Seperti biasa setelah pekerjaanku selesai aku tidak ingin langsung pulang karena perjalanan yang lumayan jauh dan hari sudah malam.
Aku sedang berbaring di ranjang kamar salah satu hotel yang dekat dengan tempat kerjaku hari ini.
" Tempat yang nyaman, tidak seperti tempat yang pernah aku singgahi" ucapku.
Aku menatap langit-langit kamar ku lalu perlahan terdengar sayup-sayup suara gemericik hujan mulai turun kebumi dan langsung menghantam barang-barang hingga menimbulkan suara yang saling bersahutan.
" Sepertinya hujan akan sangat lebat" pikirku.
Udara dingin menembus kamarku melalui jendela kamar yang aku biarkan terbuka. Aku enggan untuk berjalan dan menutup kembali jendela kamarku, karena tubuhku terasa sangat penat setelah melakukan pekerjaan yang begitu melelahkan dari hari biasanya. Pekerjaan yang membuatku merasa senang namun melelahkan.
Hujan telah berhenti berganti angin yang bertiup dengan kencang dan malam semakin larut sehingga aku mulai mengantuk.
"Hoammm......" Aku menguap pertanda aku benar-benar harus segera untuk tidur.Otakku menyuruh tubuhku untuk tertidur namun hatiku ingin melakukan pekerjaan yang hari ini aku lakukan karena menurut ku itu tidak membuatku merasa puas akan hasilnya.
" Sudahlah aku tidur saja, masih ada hari esok" ucapku dalam hati.
ku tarik selimutku untuk menutupi tubuhku hingga hanya tersisa kepalaku yang terlihat. Perlahan aku memejamkan mataku untuk menuju ke alam mimpi.Namun tiba-tiba terdengar suara yang begitu keras.
bruakkkk
"Mungkin suara jendela munutup karena terkena angin yang begitu kuat" pikirku yang masih memejamkan mata enggan untuk melihat apa yang sudah terjadi.
Aku kembali terbuai dalam mimpiku, namun setelah beberapa menit lagi-lagi suara yang begitu keras terdengar sangat nyaring di telingaku hingga aku terperanjat dari mimpiku.
BRUAKKKK
Kemudian aku menoleh melihat jendela kamarku untuk memastikan kalau itu suara jendela yang tertutup. Saat aku melihat aku kaget karena jendela kamarku masih terbuka.
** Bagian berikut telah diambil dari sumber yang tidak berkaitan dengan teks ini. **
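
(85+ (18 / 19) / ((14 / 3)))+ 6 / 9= 34262 / 399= 85.87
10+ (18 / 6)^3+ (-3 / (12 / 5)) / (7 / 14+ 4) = 661 / 18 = 36.72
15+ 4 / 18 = 137 / 9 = 15.22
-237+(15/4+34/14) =-6463/28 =-230.82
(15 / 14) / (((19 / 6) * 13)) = 45 / 1729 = 0.03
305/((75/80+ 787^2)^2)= 78080/98206494586561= 0.00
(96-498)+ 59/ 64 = -25669/ 64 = -401.08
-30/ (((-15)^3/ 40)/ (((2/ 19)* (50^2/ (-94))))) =-8000/ 8037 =-1.00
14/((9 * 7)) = 2/9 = 0.22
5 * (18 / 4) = 45 / 2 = 22.50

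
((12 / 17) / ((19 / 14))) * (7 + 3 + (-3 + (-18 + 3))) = -1344 / 323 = -4.16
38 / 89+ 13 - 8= 483 / 89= 5.43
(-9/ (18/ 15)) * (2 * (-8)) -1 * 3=117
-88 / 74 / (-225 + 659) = -22 / 8029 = -0.00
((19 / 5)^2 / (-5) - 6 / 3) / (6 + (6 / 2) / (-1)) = -611 / 375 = -1.63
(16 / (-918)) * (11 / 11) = -8 / 459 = -0.02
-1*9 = -9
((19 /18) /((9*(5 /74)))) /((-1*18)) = -703 /7290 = -0.10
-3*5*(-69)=1035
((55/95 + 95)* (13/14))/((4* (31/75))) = 221325/4123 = 53.68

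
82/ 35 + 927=32527/ 35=929.34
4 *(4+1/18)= 146/9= 16.22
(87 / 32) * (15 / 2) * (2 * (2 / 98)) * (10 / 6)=2175 / 1568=1.39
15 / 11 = 1.36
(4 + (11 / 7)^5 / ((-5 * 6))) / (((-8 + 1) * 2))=-1855789 / 7058940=-0.26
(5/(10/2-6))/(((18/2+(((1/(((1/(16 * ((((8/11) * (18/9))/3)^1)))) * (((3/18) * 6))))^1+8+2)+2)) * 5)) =-33/949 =-0.03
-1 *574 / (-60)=287 / 30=9.57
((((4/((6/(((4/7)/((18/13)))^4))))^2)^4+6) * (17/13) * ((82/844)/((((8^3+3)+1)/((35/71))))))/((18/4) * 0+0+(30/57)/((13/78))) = 988496768829547431805698891398941251968774809801199550049120541393/4286320923806555491720271682044612335220601180591950827271715963025488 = 0.00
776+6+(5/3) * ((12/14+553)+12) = 36227/21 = 1725.10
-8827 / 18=-490.39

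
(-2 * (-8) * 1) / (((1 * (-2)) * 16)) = -1 / 2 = -0.50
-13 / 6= -2.17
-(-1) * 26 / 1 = 26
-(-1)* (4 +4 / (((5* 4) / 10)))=6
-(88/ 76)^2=-1.34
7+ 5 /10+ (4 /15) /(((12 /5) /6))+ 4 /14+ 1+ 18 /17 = 7505 /714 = 10.51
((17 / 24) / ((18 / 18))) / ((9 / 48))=34 / 9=3.78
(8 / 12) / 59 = 2 / 177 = 0.01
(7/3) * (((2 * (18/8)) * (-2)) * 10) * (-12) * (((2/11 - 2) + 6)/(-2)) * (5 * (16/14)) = -331200/11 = -30109.09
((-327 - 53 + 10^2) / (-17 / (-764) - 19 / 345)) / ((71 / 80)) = 5904192000 / 614221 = 9612.49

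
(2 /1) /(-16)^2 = 1 /128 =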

Sejenak aku terdiam lalu berfikir.
" Kalau bukan suara jendela yang tertutup lalu suara apa tadi?" Tanyaku pada diriku.
Perlahan aku paksakan tubuhku untuk bangun, ku buka selimut yang menutupi tubuhku dan turun dari ranjang lalu berjalan pelan menuju jendela sambil sesekali menguap menahan kantuk.
Saat sudah tepat di depan jendela aku kembali memikirkan suara tadi, aku penasaran suara apa yang aku dengar malam-malam seperti ini. Aku melihat sekitar namun tidak ada apa-apa, saat aku melihat kebawah betapa terkejutnya aku melihat seorang wanita bersimbah darah yang terlihat sangat mengenaskan dengan di dampingi seorang laki-laki yang terlihat kurus sedang membawa palu.
Dia menatap ku tajam setelah tahu ada yang mengetahui kelakuannya. Aku tidak bergerak dari tempatku dan aku ingin mengetahui apa yang akan dilakukan pria itu lagi.
" Apakah dia akan mengancam ku untuk tutup mulut?" Begitulah kira-kira pemikiran yang keluar dari otakku.
Namun tidak, dia malah menatap lurus kedepan kearah hotel dan tatapannya perlahan naik dan berhenti tepat di tempatku berada.
"Apa yang sedang dia lakukan? apakah dia tidak memperingati ku untuk tutup mulut" ucapku dalam hati.
Setelah beberapa saat pria itu menatapku dan saat itulah baru aku menyadari bahwa laki-laki itu sedang mencari tempat kamarku berada.
Aku tahu, karena aku juga melakukan hal yang sama setelah beberapa jam yang lalu sehingga membuat pekerjaanku bertambah namun aku menyukainya.
"Let's start this game" ucapku dalam hati sambil tersenyum melihat kearah pria itu yang perlahan memasuki hotel tempatku istirahat. Aku sangat senang karena keinginan hatiku terkabulkan.